Adelia gritted her teeth. “A weedy little man who fainted when Mansur, Allie, and I arrived at his inn; he knew he’d killed the wrong people.” She leaned forward. “Rowley, I know he did. What’s Emma’s mule doing up in the abbey pasture? Hilda, Godwyn, they sold her goods once she was dead—horses, cart, clothes, jewels. That’s what I was about when you arrived, searching for something, anything, that still belongs to her.”
He teetered his chair back. The lantern on the table between the two of them threw an upward light on his face, emphasizing its bones, leaving the sockets of his eyes dark. He’d always been a big, well-fleshed man—his first
years as bishop had rendered him almost plump; too many clerical feasts and dinners—but he was thinner now than she’d ever seen him. It suited him. But, blast him, he was complacent, a know-it-all. Power did that, she supposed. Too much “Yes, my lord bishop,” “No, my lord bishop.”
“And have you found it?” he asked, sure of the answer.
“No.”
“There you are, then.”
Adelia stood up. They could sit here all night while she kept advancing her theory and he kept refuting it. Well, she at least wasn’t going to. “Come on, you can help me look.” She took up the lantern.
Sighing heavily, he followed her.
It was only as they went up the stairs that she remembered the door to Mansur and Gyltha’s room. “Somebody might be in there,” she said, pointing. She could be brave now.

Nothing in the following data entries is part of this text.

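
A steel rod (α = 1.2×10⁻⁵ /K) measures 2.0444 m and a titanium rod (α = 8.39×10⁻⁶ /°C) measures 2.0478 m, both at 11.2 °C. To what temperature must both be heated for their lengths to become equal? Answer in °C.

T = 473.7 °C

Equal length when α₁L₁ΔT − α₂L₂ΔT = L₂ − L₁ = 3.40×10⁻³ m
α₁L₁ = 2.45328×10⁻⁵, α₂L₂ = 1.7181042×10⁻⁵ → Δ(αL) = 7.351758×10⁻⁶ m/K
ΔT = 3.40×10⁻³ / 7.351758×10⁻⁶ = 462.474 K, so T = 11.2 + 462.474 = 473.674 °C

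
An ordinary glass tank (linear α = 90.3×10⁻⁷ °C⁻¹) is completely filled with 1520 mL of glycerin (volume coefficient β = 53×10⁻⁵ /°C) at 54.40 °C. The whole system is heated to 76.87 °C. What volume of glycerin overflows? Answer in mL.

The tank also expands: β_container ≈ 3α = 2.709×10⁻⁵ /K
Net overflow = V₀(β_liq − 3α_cont)ΔT
β − 3α = 5.30×10⁻⁴ − 2.709×10⁻⁵ = 5.0291×10⁻⁴ /K; ΔT = 22.47 K
ΔV = 1520 × 5.0291×10⁻⁴ × 22.47 = 17.2 mL

17.2 mL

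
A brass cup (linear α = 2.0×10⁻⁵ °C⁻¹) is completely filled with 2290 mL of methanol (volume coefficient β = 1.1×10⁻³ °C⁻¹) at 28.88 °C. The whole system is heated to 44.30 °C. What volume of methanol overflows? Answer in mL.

36.7 mL

The cup also expands: β_container ≈ 3α = 6.0×10⁻⁵ /K
Net overflow = V₀(β_liq − 3α_cont)ΔT
β − 3α = 1.10×10⁻³ − 6.0×10⁻⁵ = 1.04×10⁻³ /K; ΔT = 15.42 K
ΔV = 2290 × 1.04×10⁻³ × 15.42 = 36.7 mL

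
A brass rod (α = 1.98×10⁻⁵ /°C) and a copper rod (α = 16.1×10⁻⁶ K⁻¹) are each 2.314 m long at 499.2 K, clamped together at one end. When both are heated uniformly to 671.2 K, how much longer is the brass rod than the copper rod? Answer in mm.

ΔT = 172.0 K
brass: ΔL = 1.98×10⁻⁵ × 2.314 m × 172.0 = 7.8806×10⁻³ m = 7.8806 mm
copper: ΔL = 16.1×10⁻⁶ × 2.314 m × 172.0 = 6.4079×10⁻³ m = 6.4079 mm
difference = 7.8806 − 6.4079 = 1.4727 mm

1.47 mm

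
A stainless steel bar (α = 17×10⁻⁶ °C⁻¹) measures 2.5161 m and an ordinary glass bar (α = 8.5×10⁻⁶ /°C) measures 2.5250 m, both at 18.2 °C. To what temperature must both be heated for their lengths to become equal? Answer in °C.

T = 435.8 °C

L₁(1 + α₁ΔT) = L₂(1 + α₂ΔT) ⇒ ΔT = (L₂ − L₁)/(α₁L₁ − α₂L₂)
L₂ − L₁ = 2.5250 − 2.5161 = 8.90×10⁻³ m
α₁L₁ − α₂L₂ = 17×10⁻⁶×2.5161 − 8.5×10⁻⁶×2.5250 = 2.13112×10⁻⁵ m/K
ΔT = 8.90×10⁻³ / 2.13112×10⁻⁵ = 417.621 K
T = 18.2 + 417.621 = 435.821 °C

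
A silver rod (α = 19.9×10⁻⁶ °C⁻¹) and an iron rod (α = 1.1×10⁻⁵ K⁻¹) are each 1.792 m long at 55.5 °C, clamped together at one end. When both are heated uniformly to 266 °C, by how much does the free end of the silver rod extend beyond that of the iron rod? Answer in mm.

ΔT = 210.5 K
silver: ΔL = 19.9×10⁻⁶ × 1.792 m × 210.5 = 7.5066×10⁻³ m = 7.5066 mm
iron: ΔL = 1.1×10⁻⁵ × 1.792 m × 210.5 = 4.1494×10⁻³ m = 4.1494 mm
difference = 7.5066 − 4.1494 = 3.3572 mm

3.36 mm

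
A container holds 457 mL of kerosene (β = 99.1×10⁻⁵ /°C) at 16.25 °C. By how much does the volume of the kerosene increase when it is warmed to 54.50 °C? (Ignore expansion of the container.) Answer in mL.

|ΔT| = |54.50 − 16.25| = 38.25 K
ΔV = βV₀ΔT = (99.1×10⁻⁵)(457)(38.25) = 17.3 mL

ΔV = 17.3 mL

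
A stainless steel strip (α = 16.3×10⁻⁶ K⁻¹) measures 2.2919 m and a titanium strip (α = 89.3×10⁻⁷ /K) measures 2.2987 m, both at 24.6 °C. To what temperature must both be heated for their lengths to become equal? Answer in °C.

T = 428.6 °C

L₁(1 + α₁ΔT) = L₂(1 + α₂ΔT) ⇒ ΔT = (L₂ − L₁)/(α₁L₁ − α₂L₂)
L₂ − L₁ = 2.2987 − 2.2919 = 6.80×10⁻³ m
α₁L₁ − α₂L₂ = 16.3×10⁻⁶×2.2919 − 89.3×10⁻⁷×2.2987 = 1.6830579×10⁻⁵ m/K
ΔT = 6.80×10⁻³ / 1.6830579×10⁻⁵ = 404.027 K
T = 24.6 + 404.027 = 428.627 °C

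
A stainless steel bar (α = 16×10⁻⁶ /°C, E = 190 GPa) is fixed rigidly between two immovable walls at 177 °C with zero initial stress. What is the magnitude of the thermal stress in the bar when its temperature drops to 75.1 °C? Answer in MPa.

σ = 310 MPa

Fully constrained: the free strain ε = αΔT is blocked, so σ = Eε = EαΔT.
|ΔT| = 101.9 K
σ = 190×10⁹ × 16×10⁻⁶ × 101.9 = 3.10×10⁸ Pa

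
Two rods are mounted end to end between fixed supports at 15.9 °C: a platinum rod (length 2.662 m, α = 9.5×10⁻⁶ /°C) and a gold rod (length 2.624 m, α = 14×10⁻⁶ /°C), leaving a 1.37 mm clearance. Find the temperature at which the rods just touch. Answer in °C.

Gap closes when ΔL₁ + ΔL₂ = 1.37 mm = 1.37×10⁻³ m
(α₁L₁ + α₂L₂)ΔT = g
α₁L₁ + α₂L₂ = 9.5×10⁻⁶×2.662 + 14×10⁻⁶×2.624 = 6.2025×10⁻⁵ m/K
ΔT = 1.37×10⁻³ / 6.2025×10⁻⁵ = 22.088 K
T = 15.9 + 22.088 = 37.988 °C

T = 38.0 °C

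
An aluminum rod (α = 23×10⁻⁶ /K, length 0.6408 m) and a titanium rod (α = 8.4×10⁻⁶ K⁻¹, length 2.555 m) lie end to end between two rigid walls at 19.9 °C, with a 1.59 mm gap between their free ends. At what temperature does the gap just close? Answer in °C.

Gap closes when ΔL₁ + ΔL₂ = 1.59 mm = 1.59×10⁻³ m
(α₁L₁ + α₂L₂)ΔT = g
α₁L₁ + α₂L₂ = 23×10⁻⁶×0.6408 + 8.4×10⁻⁶×2.555 = 3.62004×10⁻⁵ m/K
ΔT = 1.59×10⁻³ / 3.62004×10⁻⁵ = 43.922 K
T = 19.9 + 43.922 = 63.822 °C

T = 63.8 °C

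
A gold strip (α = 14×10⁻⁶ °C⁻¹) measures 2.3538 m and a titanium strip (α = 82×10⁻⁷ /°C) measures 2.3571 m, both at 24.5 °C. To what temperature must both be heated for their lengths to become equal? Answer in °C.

L₁(1 + α₁ΔT) = L₂(1 + α₂ΔT) ⇒ ΔT = (L₂ − L₁)/(α₁L₁ − α₂L₂)
L₂ − L₁ = 2.3571 − 2.3538 = 3.30×10⁻³ m
α₁L₁ − α₂L₂ = 14×10⁻⁶×2.3538 − 82×10⁻⁷×2.3571 = 1.362498×10⁻⁵ m/K
ΔT = 3.30×10⁻³ / 1.362498×10⁻⁵ = 242.202 K
T = 24.5 + 242.202 = 266.702 °C

T = 266.7 °C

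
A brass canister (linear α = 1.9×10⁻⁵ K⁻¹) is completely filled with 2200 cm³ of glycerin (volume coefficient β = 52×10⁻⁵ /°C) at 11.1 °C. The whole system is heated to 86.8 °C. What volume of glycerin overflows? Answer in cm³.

77.1 cm³

The canister also expands: β_container ≈ 3α = 5.7×10⁻⁵ /K
Net overflow = V₀(β_liq − 3α_cont)ΔT
β − 3α = 5.20×10⁻⁴ − 5.7×10⁻⁵ = 4.63×10⁻⁴ /K; ΔT = 75.7 K
ΔV = 2200 × 4.63×10⁻⁴ × 75.7 = 77.1 cm³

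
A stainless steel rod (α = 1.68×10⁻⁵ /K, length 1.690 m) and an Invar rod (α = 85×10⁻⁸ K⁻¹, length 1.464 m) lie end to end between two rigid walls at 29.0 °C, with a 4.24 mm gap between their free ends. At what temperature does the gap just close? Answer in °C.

α₁L₁ = 2.8392×10⁻⁵ m/K, α₂L₂ = 1.2444×10⁻⁶ m/K → total 2.96364×10⁻⁵ m/K
ΔT = g/(α₁L₁+α₂L₂) = 4.24×10⁻³ / 2.96364×10⁻⁵ = 143.07 K
T = 29.0 + 143.07 = 172.07 °C

T = 172 °C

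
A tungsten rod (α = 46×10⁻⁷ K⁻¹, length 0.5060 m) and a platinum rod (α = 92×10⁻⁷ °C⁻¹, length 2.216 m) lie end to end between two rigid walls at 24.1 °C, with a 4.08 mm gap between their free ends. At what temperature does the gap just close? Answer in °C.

α₁L₁ = 2.3276×10⁻⁶ m/K, α₂L₂ = 2.03872×10⁻⁵ m/K → total 2.27148×10⁻⁵ m/K
ΔT = g/(α₁L₁+α₂L₂) = 4.08×10⁻³ / 2.27148×10⁻⁵ = 179.62 K
T = 24.1 + 179.62 = 203.72 °C

T = 204 °C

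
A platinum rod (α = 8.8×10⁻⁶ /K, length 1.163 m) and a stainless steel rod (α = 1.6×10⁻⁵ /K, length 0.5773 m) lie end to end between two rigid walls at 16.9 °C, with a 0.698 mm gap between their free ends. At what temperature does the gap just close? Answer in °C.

α₁L₁ = 1.02344×10⁻⁵ m/K, α₂L₂ = 9.2368×10⁻⁶ m/K → total 1.94712×10⁻⁵ m/K
ΔT = g/(α₁L₁+α₂L₂) = 6.98×10⁻⁴ / 1.94712×10⁻⁵ = 35.848 K
T = 16.9 + 35.848 = 52.748 °C

T = 52.7 °C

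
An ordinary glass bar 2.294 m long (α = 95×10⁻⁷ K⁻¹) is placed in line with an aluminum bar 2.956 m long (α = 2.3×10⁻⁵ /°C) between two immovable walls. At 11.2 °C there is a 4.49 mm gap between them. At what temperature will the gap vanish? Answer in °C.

T = 61.2 °C

Gap closes when ΔL₁ + ΔL₂ = 4.49 mm = 4.49×10⁻³ m
(α₁L₁ + α₂L₂)ΔT = g
α₁L₁ + α₂L₂ = 95×10⁻⁷×2.294 + 2.3×10⁻⁵×2.956 = 8.9781×10⁻⁵ m/K
ΔT = 4.49×10⁻³ / 8.9781×10⁻⁵ = 50.011 K
T = 11.2 + 50.011 = 61.211 °C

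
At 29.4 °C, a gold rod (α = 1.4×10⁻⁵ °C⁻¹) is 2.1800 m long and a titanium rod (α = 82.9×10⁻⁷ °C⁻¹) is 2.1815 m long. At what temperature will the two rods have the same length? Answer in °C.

Equal length when α₁L₁ΔT − α₂L₂ΔT = L₂ − L₁ = 1.50×10⁻³ m
α₁L₁ = 3.052×10⁻⁵, α₂L₂ = 1.8084635×10⁻⁵ → Δ(αL) = 1.2435365×10⁻⁵ m/K
ΔT = 1.50×10⁻³ / 1.2435365×10⁻⁵ = 120.624 K, so T = 29.4 + 120.624 = 150.024 °C

T = 150.0 °C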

“A murderous landlord?” Dramatically, he drew his sword. “Let me at him. I’ll run the varlet through.”
She held the lantern so that they could both see as she went in behind him. An almost simultaneous crack of lightning and thunder made them crouch—and sent a figure scuttling under the bed. They heard it moan.
Adelia drooped with relief. “Millie, it’s me. Don’t be frightened, it’s me. This gentleman’s a friend.” Then she remembered. What use of verbal reassurance to a girl who couldn’t hear it?
Signing to Rowley to sheathe his sword, she went forward, letting the lantern shine on Millie’s terrified face.
They took the girl downstairs to the parlor. Rowley administered brandy. “She can’t hear the thunder, you say?”
“I don’t think so. But she’s frightened of something, poor child. She knows. . . .” Gently, Adelia cupped the girl’s face in her hands, mouthing words. “Millie, what . . . happened … to the lady . . . who came here . . . with her little boy? Oh, this is hopeless.” She turned to the table and drew three figures in its light layer of dust with her finger—a large one with a sword in its hand, that of a woman, and, finally, that of a child.
“These three, Millie,” she begged, pointing. “They came here. What happened to them?”